The Federal Open Market Committee (FOMC), the Fed’s policy-setting body, decided to raise the target range for the federal funds rate to 3 to 3.25 percent and “anticipates that ongoing increases in the target range will be appropriate,” the Fed said in a statement after a two-day policy meeting.
The statement showed that all 12 committee members voted for the decision.
The Fed’s latest action came after it raised the benchmark interest rate by three quarters of a point (75 basis points) at both its June and July meetings, marking the boldest move in decades.
“My main message has not changed at all since Jackson Hole,” Fed Chair Jerome Powell said at a press conference Wednesday afternoon, referring to his annual policy speech in late August, when he said historical record cautions strongly against “prematurely loosening policy.”
“The FOMC is resolved to bring inflation down and we will keep at it until the job is done. So, the way we’re thinking about this is the overarching focus of the committee is getting inflation back down to 2 percent,” Powell told reporters.
To accomplish that, the U.S. economy will see a period of growth below trend and softening in labor market conditions, he said.
The Fed’s newly released quarterly economic projections showed that the median FOMC projection of GDP growth this year is 0.2 percent, a further downgrade from the 1.7 percent projected in March, indicating less confidence about a soft landing amid rising rates.
The projections also showed that Fed officials’ median projection of unemployment is 4.4 percent by end of 2023, an upward revision of 0.5 percentage point from the June projection.
“That’s a very slow level of growth and it could give rise to increases in unemployment. But I think that is something that we think we need to have,” said Powell.
“If we want to set ourselves up, light the way to another period of very strong labor market, we have got to get inflation behind us. I wish there were a painless way to do that. There isn’t,” he said.
The Fed chief also acknowledged that restoring price stability while achieving a relatively modest increase in unemployment and a soft landing would be “very challenging.”
“No one knows whether this process will lead to a recession or if so, how significant that recession would be,” he said. “The chances of a soft landing are likely to diminish if policy needs to be more restrictive or for longer.”
The Fed’s latest economic projections also showed that the median FOMC projection for the federal funds rate at the end of this year has jumped to 4.4 percent, higher than the 3.4 percent projected in June. The median projection for 2023 year-end federal funds rate is 4.6 percent.

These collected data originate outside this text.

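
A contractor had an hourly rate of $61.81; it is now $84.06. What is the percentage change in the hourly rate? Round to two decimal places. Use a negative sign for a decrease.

Change: $84.06 − $61.81 = $22.25.
Relative to the original: $22.25 ÷ $61.81 ≈ 36.00%.

36.00%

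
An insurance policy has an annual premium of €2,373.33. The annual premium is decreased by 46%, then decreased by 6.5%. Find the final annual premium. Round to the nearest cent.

€1,198.29

Each change multiplies by a factor: 0.54 × 0.935 = 0.5049.
€2,373.33 × 0.5049 = €1198.294317 ≈ €1,198.29.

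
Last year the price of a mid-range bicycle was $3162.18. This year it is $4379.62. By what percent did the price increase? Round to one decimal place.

Change: $4379.62 − $3162.18 = $1217.44.
Relative to the original: $1217.44 ÷ $3162.18 ≈ 38.5%.
So the price increased by 38.5%.

38.5%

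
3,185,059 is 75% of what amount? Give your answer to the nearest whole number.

3,185,059 ÷ 0.75 ≈ 4,246,745.

4,246,745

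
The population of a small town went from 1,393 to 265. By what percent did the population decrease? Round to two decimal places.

Change: 265 − 1,393 = -1,128.
Relative to the original: -1,128 ÷ 1,393 ≈ -80.98%.
So the population decreased by 80.98%.

80.98%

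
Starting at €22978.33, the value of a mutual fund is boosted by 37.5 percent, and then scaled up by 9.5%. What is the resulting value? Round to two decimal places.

Each change multiplies by a factor: 1.375 × 1.095 = 1.505625.
€22978.33 × 1.505625 = €34596.74810625 ≈ €34596.75.

€34596.75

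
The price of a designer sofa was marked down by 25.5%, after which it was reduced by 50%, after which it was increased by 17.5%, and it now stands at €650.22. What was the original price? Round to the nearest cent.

€1,485.58

The overall multiplier applied was 0.745 × 0.5 × 1.175 = 0.4376875.
So the original price was €650.22 ÷ 0.4376875 ≈ €1,485.58.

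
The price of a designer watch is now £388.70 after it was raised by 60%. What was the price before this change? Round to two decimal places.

The overall multiplier applied was 1.6.
So the original price was £388.70 ÷ 1.6 ≈ £242.94.

£242.94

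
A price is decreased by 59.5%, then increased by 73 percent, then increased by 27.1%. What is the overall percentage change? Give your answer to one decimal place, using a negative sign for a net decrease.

A 59.5% decrease multiplies by 0.405.
Then a 73% increase: 0.405 × 1.73 = 0.70065.
Then a 27.1% increase: 0.70065 × 1.271 = 0.89052615.
Overall factor 0.89052615, i.e. -10.9%.

-10.9%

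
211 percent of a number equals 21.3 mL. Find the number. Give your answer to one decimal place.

10.1 mL

21.3 mL ÷ 2.11 ≈ 10.1 mL.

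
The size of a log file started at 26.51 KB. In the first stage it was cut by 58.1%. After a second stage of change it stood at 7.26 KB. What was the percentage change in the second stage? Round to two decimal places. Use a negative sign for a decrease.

After the first stage: 26.51 × 0.419 = 11.10769.
Second-stage multiplier: 7.26 ÷ 11.10769 ≈ 0.653601.
That is a change of -34.64%.

-34.64%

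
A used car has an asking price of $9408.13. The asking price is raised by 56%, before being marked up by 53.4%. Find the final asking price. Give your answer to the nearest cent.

$22514.03

Apply the 56% increase: $9408.13 × 1.56 = $14676.6828.
Apply the 53.4% increase: $14676.6828 × 1.534 = $22514.0314152 ≈ $22514.03.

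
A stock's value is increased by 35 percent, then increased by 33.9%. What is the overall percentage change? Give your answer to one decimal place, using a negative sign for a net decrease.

80.8%

The combined multiplier is 1.35 × 1.339 = 1.80765.
That corresponds to an increase of 80.8%.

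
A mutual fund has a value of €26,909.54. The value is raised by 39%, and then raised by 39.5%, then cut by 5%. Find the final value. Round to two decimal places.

Each change multiplies by a factor: 1.39 × 1.395 × 0.95 = 1.8420975.
€26,909.54 × 1.8420975 = €49569.99636015 ≈ €49,570.00.

€49,570.00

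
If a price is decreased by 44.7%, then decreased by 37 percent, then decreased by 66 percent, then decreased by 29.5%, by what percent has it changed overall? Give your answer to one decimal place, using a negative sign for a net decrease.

-91.6%

A 44.7% decrease multiplies by 0.553.
Then a 37% decrease: 0.553 × 0.63 = 0.34839.
Then a 66% decrease: 0.34839 × 0.34 = 0.1184526.
Then a 29.5% decrease: 0.1184526 × 0.705 = 0.083509083.
Overall factor 0.083509083, i.e. -91.6%.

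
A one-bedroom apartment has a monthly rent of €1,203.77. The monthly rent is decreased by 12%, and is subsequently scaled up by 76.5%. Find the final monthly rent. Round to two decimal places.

€1,869.70

12% decrease: €1,203.77 × 0.88 = €1059.3176.
76.5% increase: €1059.3176 × 1.765 = €1869.695564 ≈ €1,869.70.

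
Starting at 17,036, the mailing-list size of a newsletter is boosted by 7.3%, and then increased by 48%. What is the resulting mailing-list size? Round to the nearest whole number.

27,054

Apply the 7.3% increase: 17,036 × 1.073 = 18279.628.
Apply the 48% increase: 18279.628 × 1.48 = 27053.84944 ≈ 27,054.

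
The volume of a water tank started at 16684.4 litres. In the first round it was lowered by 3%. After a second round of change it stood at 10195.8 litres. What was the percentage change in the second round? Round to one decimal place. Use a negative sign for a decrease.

-37.0%

After the first round: 16684.4 × 0.97 = 16183.868.
Second-round multiplier: 10195.8 ÷ 16183.868 ≈ 0.63.
That is a change of -37.0%.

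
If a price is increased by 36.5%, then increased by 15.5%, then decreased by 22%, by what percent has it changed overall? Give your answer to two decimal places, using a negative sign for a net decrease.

A 36.5% increase multiplies by 1.365.
Then a 15.5% increase: 1.365 × 1.155 = 1.576575.
Then a 22% decrease: 1.576575 × 0.78 = 1.2297285.
Overall factor 1.2297285, i.e. 22.97%.

22.97%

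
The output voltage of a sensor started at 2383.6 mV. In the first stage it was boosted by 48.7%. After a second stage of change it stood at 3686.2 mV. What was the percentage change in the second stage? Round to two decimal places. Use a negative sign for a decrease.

After the first stage: 2383.6 × 1.487 = 3544.4132.
Second-stage multiplier: 3686.2 ÷ 3544.4132 ≈ 1.040003.
That is a change of 4.00%.

4.00%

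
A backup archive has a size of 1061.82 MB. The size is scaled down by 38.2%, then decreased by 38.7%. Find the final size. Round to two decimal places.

402.25 MB

38.2% decrease: 1061.82 × 0.618 = 656.20476.
After the 38.7% decrease: 656.20476 × 0.613 = 402.25351788 ≈ 402.25.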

The Fed’s latest move came as recent consumer inflation data surprised to the upside. The Consumer Price Index in August surged 8.3 percent from a year ago, slightly down from the previous month but still at an elevated level.
Powell said the Fed will be looking for “compelling evidence” that inflation is moving down. “At some point as the stance of policy tightens, it will be appropriate to slow the pace of increases while we assess how our policy adjustments affect the economy,” he added.